12. Much of the current misunderstanding about NHSTP in general (and H0 in particular) is due to the fact that NHSTP is discussed almost exclusively in the context of utilitarian experiments. As the important differences between theory corroboration and utilitarian experiments are not made explicit, the distinction between the substantive and statistical hypotheses is overlooked. Consequently, the statistical hypothesis testing is conflated with theory corroboration. Further confusion is introduced when NHSTP is discussed without taking into account the level of abstraction implicated by the sampling distribution of the test statistic. The state of affairs observed by Krueger confirms the need to observe some important conceptual distinctions.
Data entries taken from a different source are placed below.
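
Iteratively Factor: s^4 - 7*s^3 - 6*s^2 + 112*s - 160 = (s + 4)*(s^3 - 11*s^2 + 38*s - 40) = (s - 5)*(s + 4)*(s^2 - 6*s + 8) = (s - 5)*(s - 2)*(s + 4)*(s - 4)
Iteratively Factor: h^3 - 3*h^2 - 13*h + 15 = (h - 1)*(h^2 - 2*h - 15) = (h - 1)*(h + 3)*(h - 5)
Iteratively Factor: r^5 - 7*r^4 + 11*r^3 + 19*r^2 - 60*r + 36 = (r - 2)*(r^4 - 5*r^3 + r^2 + 21*r - 18) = (r - 2)*(r + 2)*(r^3 - 7*r^2 + 15*r - 9) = (r - 2)*(r - 1)*(r + 2)*(r^2 - 6*r + 9) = (r - 3)*(r - 2)*(r - 1)*(r + 2)*(r - 3)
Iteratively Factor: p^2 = (p)*(p)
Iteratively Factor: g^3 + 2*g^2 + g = (g + 1)*(g^2 + g) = g*(g + 1)*(g + 1)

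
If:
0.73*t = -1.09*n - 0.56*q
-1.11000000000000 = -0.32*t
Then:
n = -0.513761467889908*q - 2.32310779816514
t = 3.47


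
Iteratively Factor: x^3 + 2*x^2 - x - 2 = (x + 1)*(x^2 + x - 2) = (x + 1)*(x + 2)*(x - 1)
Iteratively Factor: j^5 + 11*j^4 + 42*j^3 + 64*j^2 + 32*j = (j + 4)*(j^4 + 7*j^3 + 14*j^2 + 8*j) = (j + 2)*(j + 4)*(j^3 + 5*j^2 + 4*j) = (j + 1)*(j + 2)*(j + 4)*(j^2 + 4*j) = j*(j + 1)*(j + 2)*(j + 4)*(j + 4)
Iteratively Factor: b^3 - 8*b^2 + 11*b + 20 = (b - 5)*(b^2 - 3*b - 4) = (b - 5)*(b - 4)*(b + 1)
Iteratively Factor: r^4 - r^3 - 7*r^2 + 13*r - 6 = (r + 3)*(r^3 - 4*r^2 + 5*r - 2) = (r - 1)*(r + 3)*(r^2 - 3*r + 2) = (r - 2)*(r - 1)*(r + 3)*(r - 1)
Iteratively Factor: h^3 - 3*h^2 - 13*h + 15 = (h + 3)*(h^2 - 6*h + 5) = (h - 5)*(h + 3)*(h - 1)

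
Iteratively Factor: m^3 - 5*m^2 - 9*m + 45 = (m + 3)*(m^2 - 8*m + 15) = (m - 5)*(m + 3)*(m - 3)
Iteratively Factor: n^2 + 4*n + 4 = (n + 2)*(n + 2)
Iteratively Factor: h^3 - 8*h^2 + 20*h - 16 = (h - 2)*(h^2 - 6*h + 8) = (h - 2)^2*(h - 4)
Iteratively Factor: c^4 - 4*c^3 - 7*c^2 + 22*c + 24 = (c - 3)*(c^3 - c^2 - 10*c - 8) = (c - 3)*(c + 1)*(c^2 - 2*c - 8) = (c - 4)*(c - 3)*(c + 1)*(c + 2)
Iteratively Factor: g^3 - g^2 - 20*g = (g - 5)*(g^2 + 4*g) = (g - 5)*(g + 4)*(g)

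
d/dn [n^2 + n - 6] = 2*n + 1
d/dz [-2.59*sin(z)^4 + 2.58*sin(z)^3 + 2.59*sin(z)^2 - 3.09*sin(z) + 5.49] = 1.295*sin(4*z) - 1.155*cos(z) - 1.935*cos(3*z)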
Chow, S. L. (1998). Multiple Book Review of "Statistical Significance: Rationale, Validity and Utility." Behavioral and Brain Sciences 21: 169-240. ftp://ftp.princeton.edu/pub/harnad/BBS/WWW/bbs.chow.html
Krueger, J. (1998). The bet on bias: A foregone conclusion? PSYCOLOQUY 9(46) ftp://ftp.princeton.edu/pub/harnad/Psycoloquy/1998.volume.9/ psyc.98.9.46.social-bias.1.krueger http://www.cogsci.soton.ac.uk/cgi/psyc/newpsy?9.46
Meehl, P. E. (1967). Theory testing in psychology and physics: a methodological paradox. Philosophy of Science, 34, 103-15.
Thompson, B. (1996). AERA editorial policies regarding statistical significance testing: Three suggested reforms. Educational Researcher, 25, 26-30.